DTEK, DOEN must seek buyers on occupied Donbas themselves



12 мая 2015 года
Конкорд Капитал

Донбассэнерго (DOEN)


The Ukrainian government has effectively excluded electricity producers and suppliers located on the occupied territory of Donbas from the nation’s wholesale electricity market (WEM), according to a Cabinet of Ministers resolution adopted on May 7. The WEM operator will only buy electricity from occupied Donbas that is flowing to unoccupied Ukraine. Any power supplies to and from the occupied territory will be priced at the average rate of thermal power plants (TPPs). Power distribution companies (DisCos) servicing the occupied territories will have to buy electricity not from the WEM, but directly from power producers located on the occupied territory.

Before the resolution, the WEM operator bought all its electricity from all producers, including the occupied power plants, and sold it back to power DisCos. As DisCos servicing the occupied territories were collecting little money from their own consumers, they were unable to pay in full the power purchased on the Ukrainian wholesale market. For that reason, the government froze all payments to producers located in occupied Donbas for their electricity since February.

Among listed companies, this regulation will affect Donbasenergo (DOEN UK), which biggest of the two power plants is located on the occupied territory; and DTEK (DTEKUA), which has one power station (9% of total power produced in 2014) and two DisCos operational there.

The average price of electricity produced by TPPs in Ukraine was UAH 853/MWh in April, while the average price at the WEM was 15% less: UAH 725/MWh.
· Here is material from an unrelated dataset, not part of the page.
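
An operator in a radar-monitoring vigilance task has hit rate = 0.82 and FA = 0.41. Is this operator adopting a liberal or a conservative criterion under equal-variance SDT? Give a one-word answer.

z(H) = 0.915, z(FA) = -0.228
c = −½·(z(H) + z(FA)) = -0.3435
c < 0 → liberal criterion (biased toward responding “yes”).

liberal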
Alexander Paraschiy: This is very strong move that will allow for avoiding the negative effect of poor payment discipline on the occupied territories for Ukraine’s entire power system. Moreover, it will allow for decreasing the average price of electricity in the rest of Ukraine by up to two percent. This saving arises from the facts that (1) Donbas-based TPPs will no longer supply the expensive electricity (priced at UAH 853/MWh in April) made from coal, which was mixed with much cheaper nuclear power (UAH 424/MWh) on the wholesale market; and (2) Donbas-based residential consumers won’t be cross-subsidized at the cost of industrial power consumers of all of Ukraine any more.

The regulation will most likely have a negative effect on DTEK’s and Donbasenergo’s cash generation potential. Their power stations located on the occupied territories won’t be able to receive money directly from the wholesale market, so they will have to count on payment discipline from local consumers, which is not that high. Moreover, to keep the generator’s average power prices non-declining, consumers on the occupied territories will have to pay 20% more for a unit of electricity. Consumers might not tolerate such an increase, or if it happens, their payment discipline will likely worsen further.

As a positive outcome for power generators located on the occupied territories, now their cash flow won’t depend on the decisions of the Ukrainian government, which, as we mentioned above, has frozen all payments to the occupied territory since February. Moreover, TPPs now have a chance to receive the frozen payments.

For DTEK, which controls coal mines, a power plant and power DisCos on the occupied territory, the regulation offers the chance to create a small, fully integrated coal-to-power cycle on the occupied territory. For instance, DTEK can try selling its coal to occupied TPPs and electricity to end-users at any price. Recall, DTEK insisted the Ukrainian government should accept the price for DTEK’s coal of UAH 1500/t, while the government is ready to tolerate no more than UAH 1,200/t. But again, this cycle will be focused on the sale of power to a depressed region with doubtful purchasing power, which means its success will be limited.